From a mathematical logic book is the following. It’s the set up for the Incompleteness theorems.
Suppose that A is a collection of axioms in the language of number theory such that A is consistent and is simple enough so that we can decide whether or not a given formula is an element of A.
PA_2 is not such a system and as such the Incompleteness Theorems don’t apply. Maybe we are talking past each other. You know more than me.
> However, my understanding is that the incompleteness results apply to only recursively enumerable axiomatic systems. I can find references for this.
That's a matter of semantics as to what you consider the first incompleteness theorem to be precisely (of which there are several variants). Gödel's proof itself doesn't directly work for second-order logic. But the statement "if Γ is some axiomatic system that satisfies certain conditions, then for any sound proof calculus there is a sentence that isn't provable from Γ in this calculus" is true in second order logic too, it's just that the "failure" happens much "earlier" (and is in some sense obvious) than in the case of FOL.
> PA_2 is not such a system and as such the Incompleteness Theorems don’t apply.
I'm really not all that familiar with second-order PA, but it is my understanding that the set of its axioms is decidable. It consists of a finite collection of axioms plus one schema (comprehension axiom) which is valid when it's instantiated by any given sentence - but deciding whether something is a valid sentence is easy. Therefore, what you quoted applies to second-order PA too.
From what you and the other person on this thread has said and from what I've read it appears that perhaps the following is true:
1. The axioms of PA_2 are recursively enumerable.
2. The full semantics of PA_2 are what cause categoricity.
It seems to me then that the crux of the matter is that the full semantics of PA_2 prevent there being an effective deductive system.
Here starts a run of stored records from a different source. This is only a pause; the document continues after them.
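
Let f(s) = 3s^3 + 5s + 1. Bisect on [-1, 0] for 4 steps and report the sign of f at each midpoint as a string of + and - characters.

f(-0.5) = -1.875 < 0, so the root lies in [-0.5, 0]
f(-0.25) = -0.296875 < 0, so the root lies in [-0.25, 0]
f(-0.125) = 0.369141 > 0, so the root lies in [-0.25, -0.125]
f(-0.1875) = 0.0427 > 0, so the root lies in [-0.25, -0.1875]

--++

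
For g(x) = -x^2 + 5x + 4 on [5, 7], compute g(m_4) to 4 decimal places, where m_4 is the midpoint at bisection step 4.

x = 6 gives g = -2, negative; keep [5, 6]
x = 5.5 gives g = 1.25, positive; keep [5.5, 6]
x = 5.75 gives g = -0.3125, negative; keep [5.5, 5.75]
x = 5.625 gives g = 0.4844, positive; keep [5.625, 5.75]

0.4844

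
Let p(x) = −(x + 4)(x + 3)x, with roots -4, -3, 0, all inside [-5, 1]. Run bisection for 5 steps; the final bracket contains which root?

midpoint -2: p = 4 > 0 → [-2, 1]
midpoint -0.5: p = 4.375 > 0 → [-0.5, 1]
midpoint 0.25: p = -3.453125 < 0 → [-0.5, 0.25]
midpoint -0.125: p = 1.3926 > 0 → [-0.125, 0.25]
midpoint 0.0625: p = -0.7776 < 0 → [-0.125, 0.0625]

0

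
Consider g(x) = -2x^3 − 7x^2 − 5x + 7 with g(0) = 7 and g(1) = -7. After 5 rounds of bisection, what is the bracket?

g(0.5) = 2.5 > 0, so the root lies in [0.5, 1]
g(0.75) = -1.53125 < 0, so the root lies in [0.5, 0.75]
g(0.625) = 0.652344 > 0, so the root lies in [0.625, 0.75]
g(0.6875) = -0.396 < 0, so the root lies in [0.625, 0.6875]
g(0.65625) = 0.1389 > 0, so the root lies in [0.65625, 0.6875]

[0.65625, 0.6875]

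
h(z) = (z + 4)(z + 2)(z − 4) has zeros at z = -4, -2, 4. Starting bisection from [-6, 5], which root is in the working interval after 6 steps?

4

midpoint -0.5: h = -23.625 < 0 → [-0.5, 5]
midpoint 2.25: h = -46.484375 < 0 → [2.25, 5]
midpoint 3.625: h = -16.083984 < 0 → [3.625, 5]
midpoint 4.3125: h = 16.3977 > 0 → [3.625, 4.3125]
midpoint 3.96875: h = -1.4864 < 0 → [3.96875, 4.3125]
midpoint 4.140625: h = 7.0296 > 0 → [3.96875, 4.140625]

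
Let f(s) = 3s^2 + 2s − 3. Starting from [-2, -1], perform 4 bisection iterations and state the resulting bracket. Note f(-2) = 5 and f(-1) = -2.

[-1.4375, -1.375]

midpoint -1.5: f = 0.75 > 0 → [-1.5, -1]
midpoint -1.25: f = -0.8125 < 0 → [-1.5, -1.25]
midpoint -1.375: f = -0.078125 < 0 → [-1.5, -1.375]
midpoint -1.4375: f = 0.3242 > 0 → [-1.4375, -1.375]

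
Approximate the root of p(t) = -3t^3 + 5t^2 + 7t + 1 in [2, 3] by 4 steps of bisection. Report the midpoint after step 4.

midpoint 2.5: p = 2.875 > 0 → [2.5, 3]
midpoint 2.75: p = -4.328125 < 0 → [2.5, 2.75]
midpoint 2.625: p = -0.435547 < 0 → [2.5, 2.625]
midpoint 2.5625: p = 1.2903 > 0 → [2.5625, 2.625]

2.5625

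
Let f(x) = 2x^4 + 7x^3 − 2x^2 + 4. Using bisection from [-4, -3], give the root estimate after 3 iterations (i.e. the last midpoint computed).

-3.625

midpoint -3.5: f = -20.5 < 0 → [-4, -3.5]
midpoint -3.75: f = 2.242188 > 0 → [-3.75, -3.5]
midpoint -3.625: f = -10.372559 < 0 → [-3.75, -3.625]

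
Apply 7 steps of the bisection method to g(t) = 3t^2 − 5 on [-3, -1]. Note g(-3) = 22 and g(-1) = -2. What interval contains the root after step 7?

[-1.296875, -1.28125]

t = -2 gives g = 7, positive; keep [-2, -1]
t = -1.5 gives g = 1.75, positive; keep [-1.5, -1]
t = -1.25 gives g = -0.3125, negative; keep [-1.5, -1.25]
t = -1.375 gives g = 0.6719, positive; keep [-1.375, -1.25]
t = -1.3125 gives g = 0.168, positive; keep [-1.3125, -1.25]
t = -1.28125 gives g = -0.0752, negative; keep [-1.3125, -1.28125]
t = -1.296875 gives g = 0.0457, positive; keep [-1.296875, -1.28125]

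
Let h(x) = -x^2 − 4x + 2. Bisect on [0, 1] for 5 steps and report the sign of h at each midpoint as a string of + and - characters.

-+++-

m = 0.5, h(m) = -0.25 (−); new bracket [0, 0.5]
m = 0.25, h(m) = 0.9375 (+); new bracket [0.25, 0.5]
m = 0.375, h(m) = 0.359375 (+); new bracket [0.375, 0.5]
m = 0.4375, h(m) = 0.0586 (+); new bracket [0.4375, 0.5]
m = 0.46875, h(m) = -0.0947 (−); new bracket [0.4375, 0.46875]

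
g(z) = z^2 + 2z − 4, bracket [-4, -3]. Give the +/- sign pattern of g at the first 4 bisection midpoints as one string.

++--

m = -3.5, g(m) = 1.25 (+); new bracket [-3.5, -3]
m = -3.25, g(m) = 0.0625 (+); new bracket [-3.25, -3]
m = -3.125, g(m) = -0.484375 (−); new bracket [-3.25, -3.125]
m = -3.1875, g(m) = -0.2148 (−); new bracket [-3.25, -3.1875]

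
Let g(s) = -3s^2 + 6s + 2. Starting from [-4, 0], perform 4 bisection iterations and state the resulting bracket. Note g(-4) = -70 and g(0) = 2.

[-0.5, -0.25]

midpoint -2: g = -22 < 0 → [-2, 0]
midpoint -1: g = -7 < 0 → [-1, 0]
midpoint -0.5: g = -1.75 < 0 → [-0.5, 0]
midpoint -0.25: g = 0.3125 > 0 → [-0.5, -0.25]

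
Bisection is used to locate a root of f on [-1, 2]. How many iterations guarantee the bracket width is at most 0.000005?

20

Width after n steps is 3/2^n. Need 2^n ≥ 3/0.000005 = 600000.
2^19 = 524288 < 600000 ≤ 2^20 = 1048576, so n = 20.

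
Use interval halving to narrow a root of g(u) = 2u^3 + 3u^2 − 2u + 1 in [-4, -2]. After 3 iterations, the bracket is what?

[-2.25, -2]

g(-3) = -20 < 0, so the root lies in [-3, -2]
g(-2.5) = -6.5 < 0, so the root lies in [-2.5, -2]
g(-2.25) = -2.09375 < 0, so the root lies in [-2.25, -2]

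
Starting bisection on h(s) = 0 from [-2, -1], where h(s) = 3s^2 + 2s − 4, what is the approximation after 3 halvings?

-1.625

midpoint -1.5: h = -0.25 < 0 → [-2, -1.5]
midpoint -1.75: h = 1.6875 > 0 → [-1.75, -1.5]
midpoint -1.625: h = 0.671875 > 0 → [-1.625, -1.5]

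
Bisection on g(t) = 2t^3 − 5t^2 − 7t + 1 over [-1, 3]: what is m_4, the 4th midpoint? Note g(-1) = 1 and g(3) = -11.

0.25

midpoint 1: g = -9 < 0 → [-1, 1]
midpoint 0: g = 1 > 0 → [0, 1]
midpoint 0.5: g = -3.5 < 0 → [0, 0.5]
midpoint 0.25: g = -1.0312 < 0 → [0, 0.25]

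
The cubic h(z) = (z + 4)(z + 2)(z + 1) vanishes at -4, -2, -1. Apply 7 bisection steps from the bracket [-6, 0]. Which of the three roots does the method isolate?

z = -3 gives h = 2, positive; keep [-6, -3]
z = -4.5 gives h = -4.375, negative; keep [-4.5, -3]
z = -3.75 gives h = 1.203125, positive; keep [-4.5, -3.75]
z = -4.125 gives h = -0.8301, negative; keep [-4.125, -3.75]
z = -3.9375 gives h = 0.3557, positive; keep [-4.125, -3.9375]
z = -4.03125 gives h = -0.1924, negative; keep [-4.03125, -3.9375]
z = -3.984375 gives h = 0.0925, positive; keep [-4.03125, -3.984375]

-4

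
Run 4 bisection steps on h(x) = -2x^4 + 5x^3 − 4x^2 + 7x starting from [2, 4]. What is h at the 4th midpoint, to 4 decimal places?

-2.5884

m = 3, h(m) = -42 (−); new bracket [2, 3]
m = 2.5, h(m) = -7.5 (−); new bracket [2, 2.5]
m = 2.25, h(m) = 1.195312 (+); new bracket [2.25, 2.5]
m = 2.375, h(m) = -2.5884 (−); new bracket [2.25, 2.375]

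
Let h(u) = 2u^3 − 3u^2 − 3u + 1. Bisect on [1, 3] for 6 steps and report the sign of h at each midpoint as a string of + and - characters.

midpoint 2: h = -1 < 0 → [2, 3]
midpoint 2.5: h = 6 > 0 → [2, 2.5]
midpoint 2.25: h = 1.84375 > 0 → [2, 2.25]
midpoint 2.125: h = 0.2695 > 0 → [2, 2.125]
midpoint 2.0625: h = -0.4019 < 0 → [2.0625, 2.125]
midpoint 2.09375: h = -0.0755 < 0 → [2.09375, 2.125]

-+++--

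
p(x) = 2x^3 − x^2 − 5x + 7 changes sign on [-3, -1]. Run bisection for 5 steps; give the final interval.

x = -2 gives p = -3, negative; keep [-2, -1]
x = -1.5 gives p = 5.5, positive; keep [-2, -1.5]
x = -1.75 gives p = 1.96875, positive; keep [-2, -1.75]
x = -1.875 gives p = -0.3242, negative; keep [-1.875, -1.75]
x = -1.8125 gives p = 0.8687, positive; keep [-1.875, -1.8125]

[-1.875, -1.8125]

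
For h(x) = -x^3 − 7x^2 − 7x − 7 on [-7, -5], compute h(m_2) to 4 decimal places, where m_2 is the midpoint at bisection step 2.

17.3750

m = -6, h(m) = -1 (−); new bracket [-7, -6]
m = -6.5, h(m) = 17.375 (+); new bracket [-6.5, -6]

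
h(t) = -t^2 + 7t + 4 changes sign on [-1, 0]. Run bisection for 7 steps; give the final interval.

[-0.53125, -0.5234375]

t = -0.5 gives h = 0.25, positive; keep [-1, -0.5]
t = -0.75 gives h = -1.8125, negative; keep [-0.75, -0.5]
t = -0.625 gives h = -0.765625, negative; keep [-0.625, -0.5]
t = -0.5625 gives h = -0.2539, negative; keep [-0.5625, -0.5]
t = -0.53125 gives h = -0.001, negative; keep [-0.53125, -0.5]
t = -0.515625 gives h = 0.1248, positive; keep [-0.53125, -0.515625]
t = -0.5234375 gives h = 0.062, positive; keep [-0.53125, -0.5234375]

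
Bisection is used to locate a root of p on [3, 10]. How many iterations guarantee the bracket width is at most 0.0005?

14

Width after n steps is 7/2^n. Need 2^n ≥ 7/0.0005 = 14000.
2^13 = 8192 < 14000 ≤ 2^14 = 16384, so n = 14.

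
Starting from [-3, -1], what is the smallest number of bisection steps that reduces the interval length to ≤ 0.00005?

Width after n steps is 2/2^n. Need 2^n ≥ 2/0.00005 = 40000.
2^15 = 32768 < 40000 ≤ 2^16 = 65536, so n = 16.

16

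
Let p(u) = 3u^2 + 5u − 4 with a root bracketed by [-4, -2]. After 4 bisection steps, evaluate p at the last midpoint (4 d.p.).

1.0469

midpoint -3: p = 8 > 0 → [-3, -2]
midpoint -2.5: p = 2.25 > 0 → [-2.5, -2]
midpoint -2.25: p = -0.0625 < 0 → [-2.5, -2.25]
midpoint -2.375: p = 1.0469 > 0 → [-2.375, -2.25]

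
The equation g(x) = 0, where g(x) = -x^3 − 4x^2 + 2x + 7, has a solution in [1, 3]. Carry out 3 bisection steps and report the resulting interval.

[1.25, 1.5]

x = 2 gives g = -13, negative; keep [1, 2]
x = 1.5 gives g = -2.375, negative; keep [1, 1.5]
x = 1.25 gives g = 1.296875, positive; keep [1.25, 1.5]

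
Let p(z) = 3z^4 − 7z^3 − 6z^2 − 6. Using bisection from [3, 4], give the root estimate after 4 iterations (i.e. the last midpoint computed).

midpoint 3.5: p = 70.5625 > 0 → [3, 3.5]
midpoint 3.25: p = 25.027344 > 0 → [3, 3.25]
midpoint 3.125: p = 7.885498 > 0 → [3, 3.125]
midpoint 3.0625: p = 0.5579 > 0 → [3, 3.0625]

3.0625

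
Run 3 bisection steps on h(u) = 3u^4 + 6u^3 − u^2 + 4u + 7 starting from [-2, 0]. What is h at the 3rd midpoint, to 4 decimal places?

m = -1, h(m) = -1 (−); new bracket [-1, 0]
m = -0.5, h(m) = 4.1875 (+); new bracket [-1, -0.5]
m = -0.75, h(m) = 1.855469 (+); new bracket [-1, -0.75]

1.8555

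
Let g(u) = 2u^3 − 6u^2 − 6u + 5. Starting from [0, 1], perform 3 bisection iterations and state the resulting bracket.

[0.5, 0.625]

u = 0.5 gives g = 0.75, positive; keep [0.5, 1]
u = 0.75 gives g = -2.03125, negative; keep [0.5, 0.75]
u = 0.625 gives g = -0.605469, negative; keep [0.5, 0.625]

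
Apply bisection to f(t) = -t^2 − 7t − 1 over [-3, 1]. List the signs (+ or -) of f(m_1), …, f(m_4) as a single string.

+-++

t = -1 gives f = 5, positive; keep [-1, 1]
t = 0 gives f = -1, negative; keep [-1, 0]
t = -0.5 gives f = 2.25, positive; keep [-0.5, 0]
t = -0.25 gives f = 0.6875, positive; keep [-0.25, 0]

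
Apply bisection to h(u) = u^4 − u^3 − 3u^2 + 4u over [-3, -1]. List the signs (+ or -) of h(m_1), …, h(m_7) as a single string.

+--+-+-

midpoint -2: h = 4 > 0 → [-2, -1]
midpoint -1.5: h = -4.3125 < 0 → [-2, -1.5]
midpoint -1.75: h = -1.449219 < 0 → [-2, -1.75]
midpoint -1.875: h = 0.9045 > 0 → [-1.875, -1.75]
midpoint -1.8125: h = -0.3589 < 0 → [-1.875, -1.8125]
midpoint -1.84375: h = 0.2504 > 0 → [-1.84375, -1.8125]
midpoint -1.828125: h = -0.0597 < 0 → [-1.84375, -1.828125]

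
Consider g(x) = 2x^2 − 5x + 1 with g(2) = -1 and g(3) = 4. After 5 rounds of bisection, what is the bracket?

[2.25, 2.28125]

x = 2.5 gives g = 1, positive; keep [2, 2.5]
x = 2.25 gives g = -0.125, negative; keep [2.25, 2.5]
x = 2.375 gives g = 0.40625, positive; keep [2.25, 2.375]
x = 2.3125 gives g = 0.1328, positive; keep [2.25, 2.3125]
x = 2.28125 gives g = 0.002, positive; keep [2.25, 2.28125]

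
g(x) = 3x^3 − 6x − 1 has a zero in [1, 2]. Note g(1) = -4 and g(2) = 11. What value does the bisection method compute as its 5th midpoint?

midpoint 1.5: g = 0.125 > 0 → [1, 1.5]
midpoint 1.25: g = -2.640625 < 0 → [1.25, 1.5]
midpoint 1.375: g = -1.451172 < 0 → [1.375, 1.5]
midpoint 1.4375: g = -0.7136 < 0 → [1.4375, 1.5]
midpoint 1.46875: g = -0.3072 < 0 → [1.46875, 1.5]

1.46875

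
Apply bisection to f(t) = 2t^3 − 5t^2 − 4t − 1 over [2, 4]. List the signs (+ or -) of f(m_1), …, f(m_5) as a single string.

m = 3, f(m) = -4 (−); new bracket [3, 4]
m = 3.5, f(m) = 9.5 (+); new bracket [3, 3.5]
m = 3.25, f(m) = 1.84375 (+); new bracket [3, 3.25]
m = 3.125, f(m) = -1.293 (−); new bracket [3.125, 3.25]
m = 3.1875, f(m) = 0.2202 (+); new bracket [3.125, 3.1875]

-++-+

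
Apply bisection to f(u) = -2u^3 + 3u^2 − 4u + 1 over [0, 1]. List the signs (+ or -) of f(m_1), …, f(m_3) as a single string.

-+-

f(0.5) = -0.5 < 0, so the root lies in [0, 0.5]
f(0.25) = 0.15625 > 0, so the root lies in [0.25, 0.5]
f(0.375) = -0.183594 < 0, so the root lies in [0.25, 0.375]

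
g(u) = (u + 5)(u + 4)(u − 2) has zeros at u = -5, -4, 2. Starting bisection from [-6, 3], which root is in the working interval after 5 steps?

2

g(-1.5) = -30.625 < 0, so the root lies in [-1.5, 3]
g(0.75) = -34.140625 < 0, so the root lies in [0.75, 3]
g(1.875) = -5.048828 < 0, so the root lies in [1.875, 3]
g(2.4375) = 20.947 > 0, so the root lies in [1.875, 2.4375]
g(2.15625) = 6.8837 > 0, so the root lies in [1.875, 2.15625]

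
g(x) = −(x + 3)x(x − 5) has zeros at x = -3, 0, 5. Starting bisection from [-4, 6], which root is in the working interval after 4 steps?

5

g(1) = 16 > 0, so the root lies in [1, 6]
g(3.5) = 34.125 > 0, so the root lies in [3.5, 6]
g(4.75) = 9.203125 > 0, so the root lies in [4.75, 6]
g(5.375) = -16.8809 < 0, so the root lies in [4.75, 5.375]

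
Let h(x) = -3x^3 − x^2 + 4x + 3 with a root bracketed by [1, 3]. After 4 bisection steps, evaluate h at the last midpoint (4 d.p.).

-1.1895

x = 2 gives h = -17, negative; keep [1, 2]
x = 1.5 gives h = -3.375, negative; keep [1, 1.5]
x = 1.25 gives h = 0.578125, positive; keep [1.25, 1.5]
x = 1.375 gives h = -1.1895, negative; keep [1.25, 1.375]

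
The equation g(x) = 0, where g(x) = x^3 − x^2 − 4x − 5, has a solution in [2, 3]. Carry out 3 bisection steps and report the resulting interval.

midpoint 2.5: g = -5.625 < 0 → [2.5, 3]
midpoint 2.75: g = -2.765625 < 0 → [2.75, 3]
midpoint 2.875: g = -1.001953 < 0 → [2.875, 3]

[2.875, 3]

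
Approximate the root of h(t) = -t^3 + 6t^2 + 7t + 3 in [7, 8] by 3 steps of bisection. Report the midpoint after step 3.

7.125

t = 7.5 gives h = -28.875, negative; keep [7, 7.5]
t = 7.25 gives h = -11.953125, negative; keep [7, 7.25]
t = 7.125 gives h = -4.236328, negative; keep [7, 7.125]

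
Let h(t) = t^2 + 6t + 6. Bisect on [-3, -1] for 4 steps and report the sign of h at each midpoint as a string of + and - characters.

midpoint -2: h = -2 < 0 → [-2, -1]
midpoint -1.5: h = -0.75 < 0 → [-1.5, -1]
midpoint -1.25: h = 0.0625 > 0 → [-1.5, -1.25]
midpoint -1.375: h = -0.3594 < 0 → [-1.375, -1.25]

--+-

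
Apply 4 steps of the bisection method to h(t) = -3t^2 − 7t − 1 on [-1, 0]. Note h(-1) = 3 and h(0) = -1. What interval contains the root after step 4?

[-0.1875, -0.125]

m = -0.5, h(m) = 1.75 (+); new bracket [-0.5, 0]
m = -0.25, h(m) = 0.5625 (+); new bracket [-0.25, 0]
m = -0.125, h(m) = -0.171875 (−); new bracket [-0.25, -0.125]
m = -0.1875, h(m) = 0.207 (+); new bracket [-0.1875, -0.125]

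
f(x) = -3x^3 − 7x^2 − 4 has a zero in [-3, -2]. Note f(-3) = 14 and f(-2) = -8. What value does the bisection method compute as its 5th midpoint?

-2.53125

m = -2.5, f(m) = -0.875 (−); new bracket [-3, -2.5]
m = -2.75, f(m) = 5.453125 (+); new bracket [-2.75, -2.5]
m = -2.625, f(m) = 2.029297 (+); new bracket [-2.625, -2.5]
m = -2.5625, f(m) = 0.5144 (+); new bracket [-2.5625, -2.5]
m = -2.53125, f(m) = -0.1957 (−); new bracket [-2.5625, -2.53125]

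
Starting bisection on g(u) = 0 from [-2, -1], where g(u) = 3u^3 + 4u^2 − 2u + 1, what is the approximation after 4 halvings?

midpoint -1.5: g = 2.875 > 0 → [-2, -1.5]
midpoint -1.75: g = 0.671875 > 0 → [-2, -1.75]
midpoint -1.875: g = -0.962891 < 0 → [-1.875, -1.75]
midpoint -1.8125: g = -0.0974 < 0 → [-1.8125, -1.75]

-1.8125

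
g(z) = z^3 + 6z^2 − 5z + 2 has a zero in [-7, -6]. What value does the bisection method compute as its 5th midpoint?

z = -6.5 gives g = 13.375, positive; keep [-7, -6.5]
z = -6.75 gives g = 1.578125, positive; keep [-7, -6.75]
z = -6.875 gives g = -4.982422, negative; keep [-6.875, -6.75]
z = -6.8125 gives g = -1.6458, negative; keep [-6.8125, -6.75]
z = -6.78125 gives g = -0.0198, negative; keep [-6.78125, -6.75]

-6.78125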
I think Z_2 is constructed to get around the non effectiveness of the full semantics of PA_2 and is a weaker theory.
With the caveat that I don't really understand second order logic well enough to say all that much about it, there's a debate in the philosophy of mathematics as to whether second-order logic should count as the foundational logic, since on the one hand most first-order theories aren't categorical (due to Löwenheim-Skolem) and on the other hand, second order logic (with full semantics) already presupposes set theory.
In any case, the reason why PA_2 is categorical is because the second-order axiom of induction allows quantification over arbitrary sets which allows you to say that "0 and adding the successor function to 0 arbitrarily often already gives you all natural numbers".